His winning sentence is: "Theirs was a New York love, a checkered taxi ride burning rubber, and like the city their passion was open 24/7, steam rising from their bodies like slick streets exhaling warm, moist, white breath through manhole covers stamped "Forged by DeLaney Bros., Piscataway, N.J."

But I think I prefer the runner-up, from Andrew Bowers: "Hmm . . ." thought Abigail as she gazed languidly from the veranda past the bright white patio to the cerulean sea beyond, where dolphins played and seagulls sang, where splashing surf sounded like the tintinnabulation of a thousand tiny bells, where great gray whales bellowed and the sunlight sparkled off the myriad of sequins on the flyfish's bow ties, "time to get my meds checked."

If you want to read more of the cringe-worthy category winners and runners-up, go to

A cardinal sin?

While we’re on the topic of bad writing … British novelist Andrew O’Hagan, who I recall was quite a hit at the 2007 Sydney Writers’ Festival, now seems to be auditioning for the next series of Grumpy (not quite so) Old Men.

During a panel session at the recent Edinburgh Writers’ Festival, he started by committing something akin to treason in the world of UK publishing by criticising the morning TV hosts Richard and Judy.

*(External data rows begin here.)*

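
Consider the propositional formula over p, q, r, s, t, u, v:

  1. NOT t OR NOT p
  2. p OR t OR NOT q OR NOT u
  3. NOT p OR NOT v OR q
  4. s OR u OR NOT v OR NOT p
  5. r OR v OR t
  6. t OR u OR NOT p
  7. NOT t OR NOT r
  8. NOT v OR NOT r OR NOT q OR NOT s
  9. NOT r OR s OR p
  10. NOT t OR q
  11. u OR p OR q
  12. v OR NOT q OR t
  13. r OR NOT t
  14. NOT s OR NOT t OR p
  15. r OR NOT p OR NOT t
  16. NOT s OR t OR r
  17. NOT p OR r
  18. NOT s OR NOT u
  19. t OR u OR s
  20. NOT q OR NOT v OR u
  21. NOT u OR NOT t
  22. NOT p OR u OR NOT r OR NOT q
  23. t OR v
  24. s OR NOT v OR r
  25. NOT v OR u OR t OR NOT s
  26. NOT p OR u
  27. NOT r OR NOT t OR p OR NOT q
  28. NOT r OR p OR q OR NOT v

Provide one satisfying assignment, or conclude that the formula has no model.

p=true, q=true, r=true, s=false, t=false, u=true, v=true

Case t = false:
The clause (v) is unit, so v = true.
Case p = true:
The clause (q) is unit, so q = true.
The clause (u) is unit, so u = true.
The clause (r) is unit, so r = true.
The clause (NOT s) is unit, so s = false.
Every clause now holds.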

While no-one denies that R&J’s book recommendations have shifted a lot of ‘units’, O’Hagan had the temerity to suggest that ‘they think the British reading public is stupid’ and that the kinds of titles selected ‘oversell a reduced, unimaginative notion of what people's literary enjoyment might be.’

He then added that he was disappointed by so many students taking creative writing courses, and recalled a visit to one such course at a famous institution. He complained that ‘some students were more interested in finding an agent in the United States than in improving their writing.’

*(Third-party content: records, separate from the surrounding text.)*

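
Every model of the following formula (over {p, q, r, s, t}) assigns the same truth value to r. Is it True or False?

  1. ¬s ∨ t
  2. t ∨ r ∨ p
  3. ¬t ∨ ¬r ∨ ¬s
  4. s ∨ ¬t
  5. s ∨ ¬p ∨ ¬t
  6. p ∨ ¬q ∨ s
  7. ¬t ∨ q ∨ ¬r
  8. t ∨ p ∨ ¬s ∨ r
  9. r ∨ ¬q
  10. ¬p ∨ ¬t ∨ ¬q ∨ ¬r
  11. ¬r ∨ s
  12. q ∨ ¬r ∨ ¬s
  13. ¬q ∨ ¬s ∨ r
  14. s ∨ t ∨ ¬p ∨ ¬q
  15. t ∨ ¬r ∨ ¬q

False

Suppose r = True.
From the singleton clause (s), s = True.
From the singleton clause (t), t = True.
Now (¬t) is unsatisfied and unit — conflict.
So every satisfying assignment has r = False.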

‘When you speak to students, if you teach on a creative writing course, often what you find is that they are not interested in life at the level of the sentence,’ he said. ‘When you try to activate some interest, they find that slightly distracting. What they want to talk about is what it would be like to be a famous novelist.’

Sticking their fangs in

Whatever else we might think of it, That Global Online Bookseller (and everything else-seller!) has certainly played a big part in giving readers a voice when it comes to reviewing their purchases. Sometimes the reviews are gushingly over-the-top, others are very thoughtful, and at others hilariously brutal.

Take this one (some names omitted to spare anyone’s blushes): ‘[this] series has never been great-- it's been sloppily-written, almost plot-less, and incredibly cheesy-- but it's been a guilty pleasure. Or at least the first book was. [Book 2] was bad, [book 3] was worse, and now [book 4] is the cherry on top of the really horrible sundae. It rapidly goes from unintentionally hilarious, to awful, to leaving the reader wondering how it ever got published.’

Despite reviews like this—and this one is by no means an isolated example—and growing calls from disgruntled fans for a mass consumer return, this book has been the biggest thing since sliced wizard, selling in the millions. Will quantity win over quality? Or will fan-based communities really shape the way we publish and sell into the future?

On that lofty though, my dears, I bid you adieu.